Using Artificial Intelligence to Generate Affective Images: Methodology and Initial Library
Abstract
We introduce a human-in-the-loop pipeline for creating context-aware (e.g., culture, sex, and age) affect-induction images and the initial Library of AI-Generated Affective Images. Current limitations in image-based research include weak to moderate emotional-elicitation effects, limited image diversity, and minimal cultural tailoring of images. Using generative artificial intelligence (AI) guided by existing data sets and emotion taxonomies, we generated 847 images and their corresponding descriptions across 12 discrete emotions and then iteratively refined them with local cultural experts. We validated the library through six studies (
N
= 2,470; 58 countries). Participants rated five types of images: (a) images from existing affective databases, (b) AI-generated images without cultural adjustments, (c) AI-generated images adjusted to specific cultural contexts, (d) AI-generated images adjusted by sex (male, female), and (e) AI-generated images adjusted by age group (childhood, adulthood, older age).

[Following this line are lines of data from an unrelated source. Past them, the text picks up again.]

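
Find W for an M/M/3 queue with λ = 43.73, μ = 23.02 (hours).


a = 1.8997; ρ = 0.6332; P₀ = 0.127893
Lq = P₀·a^c·ρ/(c!(1−ρ)²) = 0.68779
Wq = Lq/λ = 0.68779/43.73 = 0.01573 hr
W = Wq + 1/μ = 0.01573 + 0.04344 = 0.05917 hr

Final: 0.05917 hr


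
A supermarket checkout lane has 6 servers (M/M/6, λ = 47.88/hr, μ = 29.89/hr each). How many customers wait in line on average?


a = λ/μ = 1.6019; ρ = a/6 = 0.2670
P₀ = 0.201443
Lq = P₀·a^c·ρ / (c!·(1−ρ)²) = 0.201443·16.89543·0.2670/(720·0.53732)
= 0.002349

Final: 0.002349


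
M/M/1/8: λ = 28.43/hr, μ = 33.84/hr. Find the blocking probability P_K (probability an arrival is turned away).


ρ = λ/μ = 28.43/33.84 = 0.8401
P_K = (1−ρ)ρ^K/(1−ρ^(K+1)) = (0.1599·0.248183)/(1 − 0.208506)
= 0.039677/0.791494 = 0.050129

Final: 0.050129


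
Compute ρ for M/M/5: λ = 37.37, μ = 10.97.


ρ = λ/(cμ) = 37.37/(5·10.97) = 37.37/54.85 = 0.6813

Final: 0.6813


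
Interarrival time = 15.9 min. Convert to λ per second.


λ = 1/(interarrival time) in consistent units.
1 second = 0.0166667 min, so λ = 0.0166667/15.9 = 0.001048 per second

Final: 0.001048 /sec


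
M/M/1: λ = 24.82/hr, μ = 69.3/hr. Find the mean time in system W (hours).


W = 1/(μ−λ) = 1/(69.3 − 24.82) = 1/44.48 = 0.02248 hr

Final: 0.02248 hr


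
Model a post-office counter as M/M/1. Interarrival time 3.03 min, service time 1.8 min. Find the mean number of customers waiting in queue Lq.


λ = 60/3.03 = 19.8020 /hr
μ = 60/1.8 = 33.3333 /hr
ρ = λ/μ = 19.8020/33.3333 = 0.5941
Lq = ρ²/(1−ρ) = 0.3529/0.4059 = 0.8694

Final: 0.8694


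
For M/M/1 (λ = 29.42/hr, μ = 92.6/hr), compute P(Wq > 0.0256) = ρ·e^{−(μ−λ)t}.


ρ = 29.42/92.6 = 0.3177
P(Wq > t) = ρ·e^{−(μ−λ)t} = 0.3177·e^{−1.6174}
= 0.3177·0.198412 = 0.063038

Final: 0.063038


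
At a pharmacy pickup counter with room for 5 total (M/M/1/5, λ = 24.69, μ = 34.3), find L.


ρ = 24.69/34.3 = 0.7198
L = ρ[1 − (K+1)ρ^K + Kρ^(K+1)] / [(1−ρ)(1−ρ^(K+1))]
Numerator: 0.7198·(1 − 6·0.193257 + 5·0.139111) = 0.385837
Denominator: (0.2802)·(0.860889) = 0.241199
L = 0.385837/0.241199 = 1.5997

Final: 1.5997


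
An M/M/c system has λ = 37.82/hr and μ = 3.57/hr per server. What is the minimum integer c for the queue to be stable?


Stability requires cμ > λ ⇔ c > λ/μ.
λ/μ = 37.82/3.57 = 10.5938
Minimum integer c = ⌊10.5938⌋ + 1 = 11
Check: 11·3.57 = 39.27 > 37.82, while 10·3.57 = 35.70 ≤ 37.82

Final: 11 servers


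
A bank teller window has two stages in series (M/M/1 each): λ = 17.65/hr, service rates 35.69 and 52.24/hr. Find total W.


Each node sees arrival rate λ = 17.65/hr (tandem ⇒ throughput preserved).
W₁ = 1/(μ₁−λ) = 1/(35.69−17.65) = 0.05543 hr
W₂ = 1/(μ₂−λ) = 1/(52.24−17.65) = 0.02891 hr
W_total = W₁ + W₂ = 0.05543 + 0.02891 = 0.08434 hr

Final: 0.08434 hr


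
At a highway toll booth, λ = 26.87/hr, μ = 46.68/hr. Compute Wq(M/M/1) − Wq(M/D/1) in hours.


ρ = 26.87/46.68 = 0.5756
Wq(M/M/1) = ρ/(μ−λ) = 0.5756/19.81 = 0.02906 hr
Wq(M/D/1) = ρ/(2(μ−λ)) = 0.01453 hr
Savings = 0.02906 − 0.01453 = 0.01453 hr

Final: 0.01453 hr


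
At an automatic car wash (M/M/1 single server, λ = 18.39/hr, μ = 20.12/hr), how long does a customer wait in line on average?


ρ = 18.39/20.12 = 0.9140
Wq = ρ/(μ−λ) = 0.9140/(20.12 − 18.39) = 0.9140/1.73 = 0.5283 hr

Final: 0.5283 hr


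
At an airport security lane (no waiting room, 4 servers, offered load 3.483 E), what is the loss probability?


B(c,a) = (a^c/c!) / Σ_{k=0}^{c} a^k/k!
a^4/4! = 6.132007
Σ terms (k=0..4): 1.00000 + 3.48300 + 6.06564 + 7.04221 + 6.13201 = 23.722865
B = 6.132007/23.722865 = 0.258485

Final: 0.258485


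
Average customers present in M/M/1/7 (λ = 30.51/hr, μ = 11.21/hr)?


ρ = 30.51/11.21 = 2.7217
L = ρ[1 − (K+1)ρ^K + Kρ^(K+1)] / [(1−ρ)(1−ρ^(K+1))]
Numerator: 2.7217·(1 − 8·1106.257340 + 7·3010.875241) = 33278.130561
Denominator: (-1.7217)·(-3009.875241) = 5182.033198
L = 33278.130561/5182.033198 = 6.4218

Final: 6.4218


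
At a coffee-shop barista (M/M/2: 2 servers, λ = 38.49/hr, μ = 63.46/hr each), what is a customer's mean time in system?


a = 0.6065; ρ = 0.3033; P₀ = 0.534611
Lq = P₀·a^c·ρ/(c!(1−ρ)²) = 0.06143
Wq = Lq/λ = 0.06143/38.49 = 0.001596 hr
W = Wq + 1/μ = 0.001596 + 0.01576 = 0.01735 hr

Final: 0.01735 hr


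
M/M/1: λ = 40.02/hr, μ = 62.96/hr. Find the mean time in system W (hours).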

The AI-generated images were as effective in eliciting affective responses as the images from existing affective databases. Culturally adjusted images were slightly more effective than unadjusted counterparts in targeting intended emotions. Sex- and age-adjusted variants produced comparable responses with their base images, demonstrating controllability without loss of affective impact. Furthermore, we calculated the smallest subjectively experienced difference for affect-induction research (
d
s = 0.05–0.29). This work demonstrates that researchers can now generate high-quality affect-induction stimuli cost-effectively and at scale and tailor them to diverse contexts—overcoming long-standing barriers and laying the groundwork for future AI-driven methodologies in affective science.